This week brought the unveiling of the official portraits of Barack and Michelle Obama at the National Portrait Gallery. Each image is both visually striking and laced with symbolic meaning, as well as imbued with the significance of the nation’s first African American presidential couple having selected African American artists to produce their likenesses. The former first lady tapped Amy Sherald, who employs a stylized realism in her portraits of African American subjects and has relatively recently garnered art world acclaim. For his portrait, Barack Obama selected Kehinde Wiley, who’s known for depicting young black people in portraits that echo earlier traditions of painting.
The art historian and critic Kobena Mercer considered Wiley’s work in an essay included in the tenth and final volume of The Image of the Black in Western Art. While the nine preceding books cover the ways in which mostly European artists have presented people of African descent through history, the tenth turns the series towards the rise of black artists in the twentieth century. In his essay, “New Practices, New Identities: Hybridity and Globalization,” Mercer places Wiley alongside artists like Kara Walker, Kerry James Marshall, Glenn Ligon, and Mark Bradford.

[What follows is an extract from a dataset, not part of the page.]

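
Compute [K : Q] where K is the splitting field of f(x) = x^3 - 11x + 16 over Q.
[K : Q] = 6

By the rational root test, any rational root of the monic integer polynomial f(x) = x^3 - 11x + 16 must be an integer dividing the constant term 16, i.e. one of ±{1, 2, 4, 8, 16}. Evaluating: f(1) = 6, f(-1) = 26, f(2) = 2, f(-2) = 30, f(4) = 36, f(-4) = -4, f(8) = 440, f(-8) = -408, f(16) = 3936, f(-16) = -3904; none is 0, so f has no rational root and is therefore irreducible over Q (a cubic with no linear factor over a field is irreducible). For an irreducible cubic, the Galois group is A_3 or S_3 according as the discriminant disc(f) = -4a^3 - 27b^2 = -4·(-11)^3 - 27·(16)^2 = -1588 is or is not a square in Q. Here disc(f) = -1588 is not a perfect square in Q, so the Galois group of f over Q is not contained in A_3 and must be all of S_3. The splitting field has degree |S_3| = 6 over Q, so [K : Q] = 6.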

Here’s some of Mercer on Wiley:
Joining archival and portraiture thematics, paintings by Kehinde Wiley (b. 1977, Los Angeles, California) transport the viewer to the realm of the seventeeth-century European Baroque. In works such as Portrait of Pablillos de Valladolid, Buffon de Phillip IV, II (2005), the second Roman numeral in the title signifies a contemporary doubling of a 1636-1637 portrait by Diego Velázquez. Substituting an African American man adorned in late twentieth-century hyperblack vernacular style for the original figure—in this case, an actor in the Spanish royal court—the artist asks young men on city streets if they would like their portraits painted, and individuals then select a work from a catalogue of canonical portraits. Code-switching black street style with the self-glorification of European noblemen does not aggrandize the former in terms set by the latter but sets off interruptive discrepancies that question the codes through which male power is portrayed. Wiley titled his Passing/Posing exhibition of 2003 after his observation that young black men appropriate the inner-city street as a runway on which to perform identities for an audience. Black male self-fashioning with baggy jeans, branded clothes, ritual handshakes, and body language that struts or limps rather than walks employs the artifice of style to counteract perceptions that black men with limited life choices are powerless. But on the two-way street of Wiley’s portraiture, the posturing driven by self-protective defenses exists on a transcultural continuum with displays of power in Western art history that also relied on deliberately ostentatious performances in the stylized language of clothes. “Ultimately, what I’m doing is jacking history,” the artist says. “I’m emptying out the original. It’s almost a type of drag anyway.”
Mercer goes on to note the ways in which Wiley’s decorative designs—patterned backgrounds like the greenery against which he placed Obama—“isolate his figures in an intensified realm of purely pictorial space” and “reveal vulnerability that macho posing tries to mask.” It’s fascinating to consider the layering involved in Wiley’s having gone from portraits of urban black male youth who’ve adopted “macho posing” to this painting of Obama, who’s famously comported himself in a manner designed to negate the stereotyped expectations of African American manhood with which Wiley’s earlier work plays, and from subjects who’ve employed “the artifice of style” to counter perceptions of their powerlessness to one who’s consciously sought to make others comfortable with his great power.